Romen en Zonen, Roermond. |
W. Moens: Landing, 2e uitgave.
De Sikkel Antwerpen. |
M. Gijsen: Het Huis
De Sikkel, Antwerpen. |
Nu ik deze kritiek beginnen moet sta ik eenigszins verlegen... Karel Van den Oever is nu haast een kwaart eeuws aan den arbeid en wat hij als dichter gegeven heeft dwingt tot respect. Hij heeft vijf en twintig jaar gearbeid met de onverzwakte drift en durft van een man die zijn roeping weet en deze vervullen wil naar zijn volste kunnen. Dat is de reden geweest waarom de jury van den A. Beernaertprijs zijn voorlaatste werk, bij gelijke verdienste verkozen heeft boven dat van zijn mededingers. En dat was alleszins verdiend. En wanneer straks door zijn vrienden de vijf en twintigste verjaring mocht worden herdacht van het verschijnen van zijn eersten bundel, wil ik niet ten achter staan. U begrijpt dat ik dus over zijn laatste werk een hartelijk woord had willen schrijven. Maar après tout ik sta voor zijn ‘Heilige Berg’ en daar is wel een en ander over te zeggen...
Een paar R.K. Hollandsche jongeren hebben, sprekend over De Heilige Berg, Van den Oever benijd om zijn katholicisme en beweerd dat een dergelijk boek niet groeien kon uit den Nederlandschen geloofsbodem, maar alleen uit de eewenoude en onverbroken geloofstraditie van Vlaanderen.
Meenen ze dat heusch, of beweren ze dat zoo maar op Van den Oevers eigen woord? In elk geeval, Van den Oever's geloof, zooals dat zich uitspreekt in dezen bundel, is geen vrucht van Vlaanderen's religieuse traditie. Het geloof dat Vlaanderen sedert eeuwen dooradert is van een wonderlijke mildheid en vertrouwen; Van den Oever's geloof is van een Calvinistische hardheid:
Uw toorn liep de aard-bal na
als de mensch een voetbal (p. 6)
| |
| |
O, Heer, en de gramschap uwer vuist,
en elke stad uitrukte als een plant.
met de woorden der verdoemenis,
als hamers op de buik van een stoomboot (p. 8-9)

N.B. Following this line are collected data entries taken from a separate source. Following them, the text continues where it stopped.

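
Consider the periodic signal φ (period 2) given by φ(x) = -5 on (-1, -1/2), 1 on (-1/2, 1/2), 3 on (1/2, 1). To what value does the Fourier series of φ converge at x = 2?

x = 2 differs from x = 0 by 1 full period(s), and the series is 2-periodic.
φ is continuous at x = 0 with value 1, so the series converges to 1 there.

1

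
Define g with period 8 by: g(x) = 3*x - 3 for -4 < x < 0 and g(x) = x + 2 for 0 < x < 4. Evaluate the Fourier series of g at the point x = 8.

-1/2

x = 8 differs from x = 0 by 1 full period(s), and the series is 8-periodic.
At x = 0 the one-sided limits are g(0^-) = -3 and g(0^+) = 2.
By Dirichlet's theorem the series converges to their average, [(-3) + (2)]/2 = -1/2.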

Het wiel van uw toorn rolt aan
uit een diepe wereldhoek (p. 43)
Nu weet ik dat de schaduw van uw hand
een duistere toorn is over mij (p. 45)
...en de Heer blaast zijn toorn
langs de eindelooze angst der golven (p. 57)
Zoo zijn er specimens te plukken in haast elk gedicht.

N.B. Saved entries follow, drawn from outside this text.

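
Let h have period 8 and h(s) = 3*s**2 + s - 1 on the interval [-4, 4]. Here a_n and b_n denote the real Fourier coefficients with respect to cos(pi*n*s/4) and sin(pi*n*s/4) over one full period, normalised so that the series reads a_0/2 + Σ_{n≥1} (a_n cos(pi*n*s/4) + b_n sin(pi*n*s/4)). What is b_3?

8/(3*pi)

b_3 = 1/4 ∫_{-4}^{4} h(s) sin(3*pi*s/4) ds.
Integrating by parts twice (tabular method), an antiderivative of (3*s**2 + s - 1) sin(3*pi*s/4) is -4*s**2*cos(3*pi*s/4)/pi + 32*s*sin(3*pi*s/4)/(3*pi**2) - 4*s*cos(3*pi*s/4)/(3*pi) + 16*sin(3*pi*s/4)/(9*pi**2) + 4*cos(3*pi*s/4)/(3*pi) + 128*cos(3*pi*s/4)/(9*pi**3); evaluating from -4 to 4: ∫_{-4}^{4} (3*s**2 + s - 1) sin(3*pi*s/4) ds = (-128/(9*pi**3) + 68/pi) - (4*(-32 + 129*pi**2)/(9*pi**3)) = 32/(3*pi).
Hence b_3 = (1/4)·(32/(3*pi)) = 8/(3*pi).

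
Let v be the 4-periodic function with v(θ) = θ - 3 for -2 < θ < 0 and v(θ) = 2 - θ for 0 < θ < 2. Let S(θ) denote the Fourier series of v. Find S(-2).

-5/2

θ = -2 differs from θ = 2 by -1 full period(s), and the series is 4-periodic.
At θ = 2 the one-sided limits are v(2^-) = 0 and v(2^+) = -5.
By Dirichlet's theorem the series converges to their average, [(0) + (-5)]/2 = -5/2.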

Vlaanderen staat tegenover God als een kind tegenover een Vader die oneindig goed is en ons ondanks al onze zwakheden en zonden goed wil en ons achtervolgt, niet met zijn toorn, maar met zijn liefde. Van den Oever ziet in God hoofdzakelijk den vertoornden wreker, die met zijn voet den pestwalmenden aardbol te gruizel stoot. Het geloof dat Vlaanderen's duurste bezit gebleven is, is het geloof dat door Jezus Christus verkondigd werd en bezegeld met zijn bloed. Van den Oever zit nog onder den angst van de Oud-Testamentische Godheid die tot het uitverkoren volk sprak in de vervaarlijkheid van dreigende donders of in den vuurgloed van het brandende braambosch.

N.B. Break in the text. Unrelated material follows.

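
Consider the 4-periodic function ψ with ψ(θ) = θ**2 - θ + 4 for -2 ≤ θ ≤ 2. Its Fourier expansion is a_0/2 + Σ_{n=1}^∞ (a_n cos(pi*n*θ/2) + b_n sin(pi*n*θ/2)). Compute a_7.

a_7 = 1/2 ∫_{-2}^{2} ψ(θ) cos(7*pi*θ/2) dθ.
Integrating by parts twice (tabular method), an antiderivative of (θ**2 - θ + 4) cos(7*pi*θ/2) is 2*θ**2*sin(7*pi*θ/2)/(7*pi) - 2*θ*sin(7*pi*θ/2)/(7*pi) + 8*θ*cos(7*pi*θ/2)/(49*pi**2) - 16*sin(7*pi*θ/2)/(343*pi**3) + 8*sin(7*pi*θ/2)/(7*pi) - 4*cos(7*pi*θ/2)/(49*pi**2); evaluating from -2 to 2: ∫_{-2}^{2} (θ**2 - θ + 4) cos(7*pi*θ/2) dθ = (-12/(49*pi**2)) - (20/(49*pi**2)) = -32/(49*pi**2).
Hence a_7 = (1/2)·(-32/(49*pi**2)) = -16/(49*pi**2).

-16/(49*pi**2)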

Vlaanderen heeft zijn geloof uitgezongen, gemeenschappelijk in de glorieuze schoonheid van zijn kerken en kathedralen, individueel in de duizende kapelletjes aan de huizen en langs de straatwegen; en deze dingen staan daar niet als bezweringsmiddelen tegen den wrekenden arm Gods, maar als sprekende symbolen van vertrouwende liefde. Van den Oever integendeel klaagt:
O Heer geen mensch is goed,
Het mager straatgras beter dan een mensch.
Beter: de adem van een zieke hond.
| |
| |
Vlaanderen houdt nog van de feestelijke stemming van een godgewijden zondag met spel, muziek en zang; Van den Oever zit 's zondags met zijn rug vierkant naar de zondige straat gekeerd.
Vlaanderen leeft met God en de goddelijke dingen in een kinderlijke vertrouwelijkheid; Van den Oever bezondigt zich aan oneerbiedige familiariteit.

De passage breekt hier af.